Yeah, It’s Uncomfortable

Adoptive parents don’t like to hear it said that they “bought a child”. Over and over from former foster parents or adoptive parents, when they realize their role in adoptee trauma, will say “I didn’t know”. Or some variation of the below –

“I thought I was helping” “I had only heard good things about adoption/fostering” “I never thought about the parents” “I didn’t see it as buying a child” “I thought my situation was different” “I….” “I….” “I….” So many “I’s”.

The point is every one of these reasons comes down to a saviorism narrative, that society has created. When you continue using sugar-coated language, you are furthering that narrative.

You are centering yourself to make yourself feel better.

Adoptive parents, whether you like it or not, you bought a child. Money exchanged hands for you to receive a product. Is anyone telling you to go tell your traumatized toddler that ? Of course not. You have done enough damage. But you do need to reconcile that fact within yourself. And when that adoptee starts asking questions, be in a position to take accountability and center the adoptee, like you should have from the get go.

PS The adoptee does not owe you any gratitude for what you did.

It Isn’t Fair

It could happen to anyone . . . today’s tragic story.

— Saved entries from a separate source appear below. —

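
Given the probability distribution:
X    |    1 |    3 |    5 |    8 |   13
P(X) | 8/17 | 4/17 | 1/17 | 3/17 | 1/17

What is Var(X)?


E[X] = 62/17
E[X²] = 430/17
Var(X) = E[X²] - (E[X])² = 430/17 - 3844/289 = 3466/289

Var(X) = 3466/289 ≈ 11.9931


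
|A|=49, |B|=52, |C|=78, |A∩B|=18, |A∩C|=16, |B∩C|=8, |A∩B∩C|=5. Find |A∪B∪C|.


|A∪B∪C| = 49+52+78-18-16-8+5 = 142

|A∪B∪C| = 142


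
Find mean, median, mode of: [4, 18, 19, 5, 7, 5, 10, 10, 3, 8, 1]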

I am being forced to sign an adoption agreement tomorrow. With it comes a gag order. I won’t be able to speak to my experiences as much after that. My kids were in foster care because of my ex. I’ve been ruled fit however the children have been bad mouthed so much by the fosters that they are unwilling to return home. It’s this or I have to go to trial and lose any hope of contact with them. I am only doing this at their request and at the last possible minute. I always wanted my children. I always loved and supported and kept them safe. It’s not my fault I’m poor and the system is abusive. I fought hard for almost 10 years and it was never going to be good enough for the department. I’m beyond destroyed.

I submitted yesterday. I had to go in open court today and sign and consent. The judge was patronizing. The kids refusing to come home would mean I would just by default lose in court. I asked for therapy and assessments but because the kids’ therapists said that it wouldn’t be in the kids best interest, the social worker refused and the judge refused to allow it. Anyway, an assessment would have come out against reunification. They argued that however it happened, they were damaged now so we just have to make the best of it.

As the blog author, I relate to this comment –  I cannot imagine the anguish you are experiencing. I am so sorry that this is happening, has happened and unfortunately, will happen again- to someone else.

In fact, I believe that my mom ended up adopted because Georgia Tann threatened to have her declared unfit because she wasn’t able to find a way to provide financially for her self and her baby quickly enough. Tann’s good friend, Juvenile Court Judge Camille Kelley, was certain to have done it if she was requested to.